Regional Pro Series
- Countries: Scotland
- Administrator: Cricket Scotland
- Headquarters: Edinburgh, Scotland
- Format: Limited overs (List A & Twenty20)
- Tournament format: Double round-robin followed by playoffs
- Current champion: Western Warriors (1st title)
- Most successful: Eastern Knights (4 Pro50 titles, 3 T20 titles)

= Regional Pro Series =

Former Scottish domestic professional cricket competition

The Regional Pro Series (also known as the Tilney Regional Series for sponsorship reasons) was the premier professional domestic cricket competition in Scotland from 2016 to 2021. Organised by Cricket Scotland, it featured three regional teams in limited-overs formats to develop talent and support the national team's pathway to international success.

The series comprised the Pro50 tournament (50-over matches) and the T20 Blitz (20-over matches). It replaced the earlier North Sea Pro Series and aligned with ambitions to achieve ICC Full Membership by providing high-performance opportunities for contracted players and emerging talents. Following the 2021 season, the formalized league was discontinued as Scotland transitioned to a new "Performance Pathway" model.

== History ==
The series debuted in 2016 with the Eastern Knights, Western Warriors, and Caledonian Highlanders. Tilney Ltd became the title sponsor in 2018, enabling expanded pathway programs and professionalized media coverage.

The 2020 season was cancelled due to the COVID-19 pandemic. The series resumed in 2021 with the addition of a fourth team, the Cricket Scotland Performance Academy, to bridge youth development with professional play.

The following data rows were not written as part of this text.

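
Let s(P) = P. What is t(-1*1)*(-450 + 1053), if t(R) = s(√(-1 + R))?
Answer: 603*I*√2 ≈ 852.77*I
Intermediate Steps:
t(R) = √(-1 + R)
t(-1*1)*(-450 + 1053) = √(-1 - 1*1)*(-450 + 1053) = √(-1 - 1)*603 = √(-2)*603 = (I*√2)*603 = 603*I*√2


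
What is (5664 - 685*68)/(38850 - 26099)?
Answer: -40916/12751 ≈ -3.2088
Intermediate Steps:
(5664 - 685*68)/(38850 - 26099) = (5664 - 46580)/12751 = -40916*1/12751 = -40916/12751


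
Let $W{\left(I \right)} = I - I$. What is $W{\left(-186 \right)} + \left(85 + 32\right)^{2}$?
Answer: $13689$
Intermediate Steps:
$W{\left(I \right)} = 0$
$W{\left(-186 \right)} + \left(85 + 32\right)^{2} = 0 + \left(85 + 32\right)^{2} = 0 + 117^{2} = 0 + 13689 = 13689$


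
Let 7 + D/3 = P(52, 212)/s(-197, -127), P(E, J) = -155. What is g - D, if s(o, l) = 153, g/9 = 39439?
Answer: 18103727/51 ≈ 3.5498e+5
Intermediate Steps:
g = 354951 (g = 9*39439 = 354951)
D = -1226/51 (D = -21 + 3*(-155/153) = -21 - 155/51 = -1226/51 ≈ -24.039)
g - D = 354951 - 1*(-1226/51) = 354951 + 1226/51 = 18103727/51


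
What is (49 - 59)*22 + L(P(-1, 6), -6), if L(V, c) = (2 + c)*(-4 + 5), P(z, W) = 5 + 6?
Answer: -224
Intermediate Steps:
P(z, W) = 11
L(V, c) = 2 + c (L(V, c) = (2 + c)*1 = 2 + c)
(49 - 59)*22 + L(P(-1, 6), -6) = (49 - 59)*22 + (2 - 6) = -10*22 - 4 = -220 - 4 = -224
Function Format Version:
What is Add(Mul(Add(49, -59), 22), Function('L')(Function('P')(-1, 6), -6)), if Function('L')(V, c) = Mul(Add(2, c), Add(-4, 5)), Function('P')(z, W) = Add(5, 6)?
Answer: -224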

=== Discontinuation (2022–present) ===
Following the 2021 final, the competition was not held as a formalized league. In 2023, Cricket Scotland officially launched a restructured "Performance Pathway", which moved away from a regional-league table toward a representative model centered on regional U15, U17, and Scotland U19 team fixtures and national development squads.

== Participating teams ==
- Eastern Knights: Representing the east (Edinburgh/Lothians). Ground: The Grange Club.
- Western Warriors: Representing the west (Glasgow/Ayrshire). Ground: Titwood.
- Caledonian Highlanders: Representing the north (Dundee/Aberdeen). Ground: Forthill.

== Winners ==

=== Pro50 Series (50-over) ===

| Year | Winner | Runner-up |
|---|---|---|
| 2016 | Eastern Knights | Caledonian Highlanders |
| 2017 | Eastern Knights | Western Warriors |
| 2018 | Eastern Knights | Caledonian Highlanders |
| 2019 | Eastern Knights | Caledonian Highlanders |
| 2020 | Cancelled (COVID-19 pandemic) |  |
| 2021 | Western Warriors | Eastern Knights |

=== T20 Series (Regional T20 Blitz) ===

| Year | Winner | Runner-up |
|---|---|---|
| 2016 | Eastern Knights | Caledonian Highlanders |
| 2017 | Western Warriors | Eastern Knights |
| 2018 | Eastern Knights | Western Warriors |
| 2019 | Eastern Knights | Western Warriors |
| 2020 | Cancelled (COVID-19 pandemic) |  |
| 2021 | No competition held |  |

== Records ==
- Most Successful Team: Eastern Knights (7 titles total).
- Highest Score: Oli Hairs (Eastern Knights), 102 off 44 balls vs Western Warriors, June 2021.